Kini, dari dalam tenda bukan hanya cahaya lampu yang menyembul, tapi juga aroma makanan yang menggoda. Perut Cheng Yilu pun mulai terasa lapar. Ia memandang sekeliling, lalu memilih tenda merah yang belum ada pelanggan. Ia mengangkat tirai dan masuk. Ia memesan satu porsi sandung lamur sapi dalam panci tanah liat. Pemiliknya sigap menyalakan api, memasukkan bumbu ke dalam panci. Tak sampai sepuluh menit, sandung lamur panas mengepul sudah terhidang. Sudah lama Cheng Yilu tidak makan hidangan seperti ini, terakhir kali saat Cheng Xiaolu masih di rumah, memaksanya makan bersama. Ia memang suka. Tapi sehari-hari, siapa pun tak akan percaya jika seorang Sekretaris Jenderal sekelas dirinya makan sandung lamur di pinggir jalan.
Sambil makan, tiba-tiba Cheng Yilu ingin tertawa. Ia merasa dirinya kini benar-benar rakyat biasa. Hidup sederhana juga punya keindahan, bebas dan bahagia. Ia makan perlahan, pemilik tenda tampak tak mengenalinya. Ini membuat Cheng Yilu senang. Baru saja ia selesai makan dan hendak membayar, tirai terbuka, seorang gadis masuk. Begitu melihat Cheng Yilu, gadis itu tersenyum lebar, “Sekretaris Jenderal, wah, Anda juga makan di sini?”
“Jian Yun,” Cheng Yilu langsung mengenali namanya, ikut tersenyum, “Kenapa? Hanya kalian yang boleh makan, saya tidak boleh? Aneh!”
“Mana berani! Cuma jarang lihat. Kalau tahu lebih awal, pasti saya bawa kamera,” jawab Jian Yun.
“Kamu ini…” Cheng Yilu ingin bilang ‘anak ini’, tapi diurungkan, lalu bertanya, “Sendirian?”
“Sendiri, baru pulang dari stasiun TV. Kami sedang lembur bikin liputan khusus,” jawab Jian Yun, lalu duduk dan bertanya apakah Cheng Yilu sudah makan. Cheng Yilu mengangguk. Jian Yun pun memesan mie sayur dan mulai makan di depan Cheng Yilu. Cheng Yilu memperhatikan Jian Yun. Ketika Jian Yun melihat Cheng Yilu memandangnya, wajahnya mendadak memerah. Cheng Yilu segera memalingkan muka, bersiap hendak pamit. Namun Jian Yun berseru, “Sekretaris Jenderal, Anda tidak traktir saya?”

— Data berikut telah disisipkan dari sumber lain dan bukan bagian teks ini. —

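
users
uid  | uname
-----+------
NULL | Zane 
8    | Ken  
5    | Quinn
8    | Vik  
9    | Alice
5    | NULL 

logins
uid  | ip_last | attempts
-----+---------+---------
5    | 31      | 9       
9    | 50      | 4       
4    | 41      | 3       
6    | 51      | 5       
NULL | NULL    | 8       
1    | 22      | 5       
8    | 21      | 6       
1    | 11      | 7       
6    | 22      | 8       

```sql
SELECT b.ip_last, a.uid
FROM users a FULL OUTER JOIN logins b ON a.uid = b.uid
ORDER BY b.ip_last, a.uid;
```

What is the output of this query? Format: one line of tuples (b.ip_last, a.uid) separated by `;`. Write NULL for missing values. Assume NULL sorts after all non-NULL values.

(11, NULL); (21, 8); (21, 8); (22, NULL); (22, NULL); (31, 5); (31, 5); (41, NULL); (50, 9); (51, NULL); (NULL, NULL); (NULL, NULL)

FULL OUTER JOIN keeps every row from both sides; unmatched rows get NULL for the other side's columns.
Matching on a.uid = b.uid. A NULL in a compared column never satisfies the condition.
- a[0] uid=NULL → no match; kept with NULLs on the b side.
- a[1] uid=8 → 1 match(es) in b → 1 row(s).
- a[2] uid=5 → 1 match(es) in b → 1 row(s).
- a[3] uid=8 → 1 match(es) in b → 1 row(s).
- a[4] uid=9 → 1 match(es) in b → 1 row(s).
- a[5] uid=5 → 1 match(es) in b → 1 row(s).
- 6 row(s) from b found no a partner → padded with NULL.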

“Eh…” Cheng Yilu tak menyangka Jian Yun akan berkata begitu, ia pun menghentikan langkah dan segera mengeluarkan dompet, membayar mie untuk Jian Yun. Wajah Jian Yun tetap merah, namun kini tampak makin nakal. Ia berkata kepada Cheng Yilu, “Sekretaris Jenderal, Anda orang pertama yang mentraktir saya.”
Cheng Yilu hanya tersenyum. Keluar dari tenda, ia teringat ucapan Jian Yun tadi, seharusnya mungkin ada satu kata lagi, “Sekretaris Jenderal, Anda pria pertama yang mentraktir saya.”